Ventotene, a metà della rotta che unisce Ponza ad Ischia è la più piccola isola abitata delle Pontine. Tranquilla, avvolta da un mare cristallino, offre al visitatore una vacanza a stretto contatto con la natura e presenta caratteristiche assai diverse da quelle dell’isola di Ponza. Di origine vulcanica nelle terre rossastre e brune, coperte da bassa vegetazione e da fichi d’india, meta di un turismo crescente, offre al primo impatto già l’inconfondibile sapore di "antichità".

Il promontorio dalla scarna ed inconfondibile massa tufacea, detto Punta Eolo (accenno al mitico dio del vento), al di sopra del quale sono sparsi i resti di un’imponente villa romana, cui la tradizione ha attribuito l’emblematico nome di "Villa Giulia", a ricordo della figlia dell’Imperatore Augusto che vi soggiornò in esilio.

Alcune eruzioni riconducibili a circa un milione e settecentomila anni fa (Villafranchiano antico), proiettarono fuori dal mare lave e materiali, che dettero vita, in breve, all’isola di Ventotene, che venne così a costituire la parte superiore di un cono vulcanico.
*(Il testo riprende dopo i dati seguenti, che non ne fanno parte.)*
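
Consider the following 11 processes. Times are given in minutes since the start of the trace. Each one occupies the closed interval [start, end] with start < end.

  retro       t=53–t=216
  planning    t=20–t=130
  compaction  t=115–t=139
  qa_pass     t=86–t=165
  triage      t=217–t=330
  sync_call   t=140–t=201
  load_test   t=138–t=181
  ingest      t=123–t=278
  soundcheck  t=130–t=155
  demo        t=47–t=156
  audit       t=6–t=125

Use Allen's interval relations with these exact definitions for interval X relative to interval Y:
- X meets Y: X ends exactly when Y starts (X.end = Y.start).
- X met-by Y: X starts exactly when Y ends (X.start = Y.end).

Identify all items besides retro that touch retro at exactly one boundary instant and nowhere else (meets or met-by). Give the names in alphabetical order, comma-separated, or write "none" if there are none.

none

Target retro = [t=53, t=216].
audit [t=6, t=125] → overlaps → no.
compaction [t=115, t=139] → during → no.
demo [t=47, t=156] → overlaps → no.
ingest [t=123, t=278] → overlapped-by → no.
load_test [t=138, t=181] → during → no.
planning [t=20, t=130] → overlaps → no.
qa_pass [t=86, t=165] → during → no.
soundcheck [t=130, t=155] → during → no.
sync_call [t=140, t=201] → during → no.
triage [t=217, t=330] → after → no.
Result: none.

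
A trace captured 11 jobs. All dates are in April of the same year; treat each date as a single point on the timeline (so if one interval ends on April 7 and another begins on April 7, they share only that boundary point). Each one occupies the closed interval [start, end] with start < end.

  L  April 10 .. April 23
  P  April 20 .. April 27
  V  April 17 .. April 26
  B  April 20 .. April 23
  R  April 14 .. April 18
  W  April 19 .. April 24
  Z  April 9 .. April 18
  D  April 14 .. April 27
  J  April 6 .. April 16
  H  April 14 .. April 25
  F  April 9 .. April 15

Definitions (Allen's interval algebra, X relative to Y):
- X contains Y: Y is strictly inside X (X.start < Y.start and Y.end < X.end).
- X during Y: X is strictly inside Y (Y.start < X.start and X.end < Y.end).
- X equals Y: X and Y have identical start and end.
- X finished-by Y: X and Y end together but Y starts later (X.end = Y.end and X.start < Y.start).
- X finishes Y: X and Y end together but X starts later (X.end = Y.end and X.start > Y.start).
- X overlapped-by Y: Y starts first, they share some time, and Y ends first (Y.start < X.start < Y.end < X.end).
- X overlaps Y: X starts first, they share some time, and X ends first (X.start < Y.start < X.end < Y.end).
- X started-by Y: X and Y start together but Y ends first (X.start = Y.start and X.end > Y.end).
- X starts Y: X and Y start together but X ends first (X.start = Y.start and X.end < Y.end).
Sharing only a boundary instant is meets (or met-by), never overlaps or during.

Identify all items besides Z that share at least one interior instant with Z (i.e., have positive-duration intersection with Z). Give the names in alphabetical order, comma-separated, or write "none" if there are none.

Target Z = [April 9, April 18].
B [April 20, April 23] → after → no.
D [April 14, April 27] → overlapped-by → yes.
F [April 9, April 15] → starts → yes.
H [April 14, April 25] → overlapped-by → yes.
J [April 6, April 16] → overlaps → yes.
L [April 10, April 23] → overlapped-by → yes.
P [April 20, April 27] → after → no.
R [April 14, April 18] → finishes → yes.
V [April 17, April 26] → overlapped-by → yes.
W [April 19, April 24] → after → no.
Result: D, F, H, J, L, R, V.

D, F, H, J, L, R, V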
Dopo la prima plasmatura, la definitiva realizzazione dell’isola, avvenne circa un milione e duecentomila anni fa, quando una nuova eruzione consoliderà la struttura dell’isolotto di S.Stefano. L’isola è lunga circa 3 km e larga, nel punto più esteso, meno di 800 m. La forma allungata ha un andamento NE-SO.

L’isolotto S. Stefano si trova a 1,5 km ad Est di Ventotene. In età antica Ventotene venne chiamata ora Pandaria, ora Pandotira. A partire dal Medioevo ci sarà la deformazione lessicale dell’originario nome, fino a giungere all’attuale "Ventotene", che molto probabilmente deriva dal termine "vento". L’isola sale alla ribalta della cronaca a partire dallo scorcio del I sec. a.C., con la sua designazione a luogo di esilio, per vita dissoluta, di esponenti della famiglia imperiale. In questo luogo si fondono due scenari meravigliosi: una terra dalle fragranze antiche, dall’aria dolcissima, dagli aironi e dai falchi pellegrini; un mare ricco di colori, di storia millenaria e di reperti che evocano le leggende in cui affondano le radici della nostra cultura.